McLeish also enjoys good relations with John Swinney, his SNP shadow. Apart from tuition fees, of which McLeish was not the architect, this has helped ensure there have been no political crises to test him. On the other hand the relationship between Galbraith and Nicola Sturgeon, his SNP opposite number, is more correct than cordial. The two ministers’ different experiences could, of course, be attributed to rather different jobs: Galbraith has a more direct responsibility for schools whereas McLeish’s sprawling empire is largely quango ruled.

The juniors who complete the ministerial teams are an innovation: one Scottish Office minister responsible for education and, latterly industry, has now become six covering schools nd post-school. Hence the junior ministers have struggled to find a role.

The star of Peter Peacock, Galbraith’s education depute, is clearly in the ascendant: he is a master of the difficult art of summing up at the end of Parliamentary debates and to him fell the big job of guiding the education Bill through committee. He has also bagged some niche policy areas such as information and communications technology and special educational needs.

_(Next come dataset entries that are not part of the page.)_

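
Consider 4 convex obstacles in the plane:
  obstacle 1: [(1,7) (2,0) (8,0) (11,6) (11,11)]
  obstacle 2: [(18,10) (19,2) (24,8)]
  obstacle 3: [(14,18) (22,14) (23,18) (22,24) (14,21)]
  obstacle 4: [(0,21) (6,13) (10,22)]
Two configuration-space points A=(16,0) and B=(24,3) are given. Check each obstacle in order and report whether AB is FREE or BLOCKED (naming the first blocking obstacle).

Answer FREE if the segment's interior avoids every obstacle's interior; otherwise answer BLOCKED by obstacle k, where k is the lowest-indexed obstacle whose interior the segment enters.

FREE

Obstacle 1 [(1,7) (2,0) (8,0) (11,6) (11,11)]:
  edge (1,7)–(2,0): clear
  edge (2,0)–(8,0): clear
  edge (8,0)–(11,6): clear
  edge (11,6)–(11,11): clear
  edge (11,11)–(1,7): clear
  midpoint (20,3/2) outside
  → clear
Obstacle 2 [(18,10) (19,2) (24,8)]:
  edge (18,10)–(19,2): clear
  edge (19,2)–(24,8): clear
  edge (24,8)–(18,10): clear
  midpoint (20,3/2) outside
  → clear
Obstacle 3 [(14,18) (22,14) (23,18) (22,24) (14,21)]:
  edge (14,18)–(22,14): clear
  edge (22,14)–(23,18): clear
  edge (23,18)–(22,24): clear
  edge (22,24)–(14,21): clear
  edge (14,21)–(14,18): clear
  midpoint (20,3/2) outside
  → clear
Obstacle 4 [(0,21) (6,13) (10,22)]:
  edge (0,21)–(6,13): clear
  edge (6,13)–(10,22): clear
  edge (10,22)–(0,21): clear
  midpoint (20,3/2) outside
  → clear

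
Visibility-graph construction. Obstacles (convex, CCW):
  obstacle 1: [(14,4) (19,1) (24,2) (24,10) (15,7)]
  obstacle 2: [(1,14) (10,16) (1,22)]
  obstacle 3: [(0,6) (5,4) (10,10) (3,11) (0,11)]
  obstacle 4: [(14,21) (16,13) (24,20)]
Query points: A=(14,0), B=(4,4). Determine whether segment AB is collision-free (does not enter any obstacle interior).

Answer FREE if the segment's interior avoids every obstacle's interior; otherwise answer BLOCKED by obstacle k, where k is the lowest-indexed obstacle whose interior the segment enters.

FREE

Obstacle 1 [(14,4) (19,1) (24,2) (24,10) (15,7)]:
  edge (14,4)–(19,1): clear
  edge (19,1)–(24,2): clear
  edge (24,2)–(24,10): clear
  edge (24,10)–(15,7): clear
  edge (15,7)–(14,4): clear
  midpoint (9,2) outside
  → clear
Obstacle 2 [(1,14) (10,16) (1,22)]:
  edge (1,14)–(10,16): clear
  edge (10,16)–(1,22): clear
  edge (1,22)–(1,14): clear
  midpoint (9,2) outside
  → clear
Obstacle 3 [(0,6) (5,4) (10,10) (3,11) (0,11)]:
  edge (0,6)–(5,4): clear
  edge (5,4)–(10,10): clear
  edge (10,10)–(3,11): clear
  edge (3,11)–(0,11): clear
  edge (0,11)–(0,6): clear
  midpoint (9,2) outside
  → clear
Obstacle 4 [(14,21) (16,13) (24,20)]:
  edge (14,21)–(16,13): clear
  edge (16,13)–(24,20): clear
  edge (24,20)–(14,21): clear
  midpoint (9,2) outside
  → clear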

Rhona Brankin, the other member of the team in charge of sport and the arts, is still seen as growing into the job. Her briefs are mostly low-profile, making it harder for her to shine.

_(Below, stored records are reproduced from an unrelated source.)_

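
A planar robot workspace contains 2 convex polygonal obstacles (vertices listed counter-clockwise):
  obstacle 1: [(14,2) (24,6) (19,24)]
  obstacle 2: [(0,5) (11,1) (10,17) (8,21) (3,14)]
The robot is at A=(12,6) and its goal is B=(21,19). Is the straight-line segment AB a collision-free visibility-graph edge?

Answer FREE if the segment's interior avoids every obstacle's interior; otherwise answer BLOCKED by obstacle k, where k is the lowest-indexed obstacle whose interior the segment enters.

Obstacle 1 [(14,2) (24,6) (19,24)]:
  edge (14,2)–(24,6): clear
  edge (24,6)–(19,24): crosses AB
  edge (19,24)–(14,2): crosses AB
  → BLOCKED
Obstacle 2 [(0,5) (11,1) (10,17) (8,21) (3,14)]:
  edge (0,5)–(11,1): clear
  edge (11,1)–(10,17): clear
  edge (10,17)–(8,21): clear
  edge (8,21)–(3,14): clear
  edge (3,14)–(0,5): clear
  midpoint (33/2,25/2) outside
  → clear

BLOCKED by obstacle 1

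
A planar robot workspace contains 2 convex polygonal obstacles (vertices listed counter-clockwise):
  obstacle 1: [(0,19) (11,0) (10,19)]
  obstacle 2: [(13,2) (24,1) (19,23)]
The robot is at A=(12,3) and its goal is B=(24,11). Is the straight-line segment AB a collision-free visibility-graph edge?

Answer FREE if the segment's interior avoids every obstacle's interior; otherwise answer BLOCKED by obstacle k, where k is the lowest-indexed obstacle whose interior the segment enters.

Obstacle 1 [(0,19) (11,0) (10,19)]:
  edge (0,19)–(11,0): clear
  edge (11,0)–(10,19): clear
  edge (10,19)–(0,19): clear
  midpoint (18,7) outside
  → clear
Obstacle 2 [(13,2) (24,1) (19,23)]:
  edge (13,2)–(24,1): clear
  edge (24,1)–(19,23): crosses AB
  edge (19,23)–(13,2): crosses AB
  → BLOCKED

BLOCKED by obstacle 2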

The other post-school ministers are Nicol Stephen and Alasdair Morrison, though the latter concentrates mostly on the Highlands and Islands, Gaelic and tourism. Stephen is the only Liberal Democrat with an education remit and therefore guardian of his party’s pre-election promise to abolish tuition fees.

The face-saving compromise following the Cubie report on student finance allowed him to keep his portfolio.

Together, the ministers have presided over a plethora of announcements and policy initiatives - some recycled, some not - with the help of the funds from the comprehensive spending review which they inherited and which run out in 2002. Chancellor Gordon Brown is scheduled to announce over the summer the largesse from the next Treasury review, from which Scotland and education expect a generous share. A flurry of further announcements can then be expected.

In the meantime, life must go on. Galbraith will be busy bedding down the provisions of his bill and orchestrating the post-McCrone settlement - if he is still the minister. He and his colleagues will have to find a more satisfactory relationship between schools, education authorities and Parliament - a growing issue.

McLeish will be preoccupied in the coming months with reshaping the enterprise network which will affect FE colleges and the training scene in general. That is, if he is not trying to get into pole position to succeed Donald Dewar.

Whatever difference the Parliament has made or will make in practice, educational life in Scotland will never be the same again.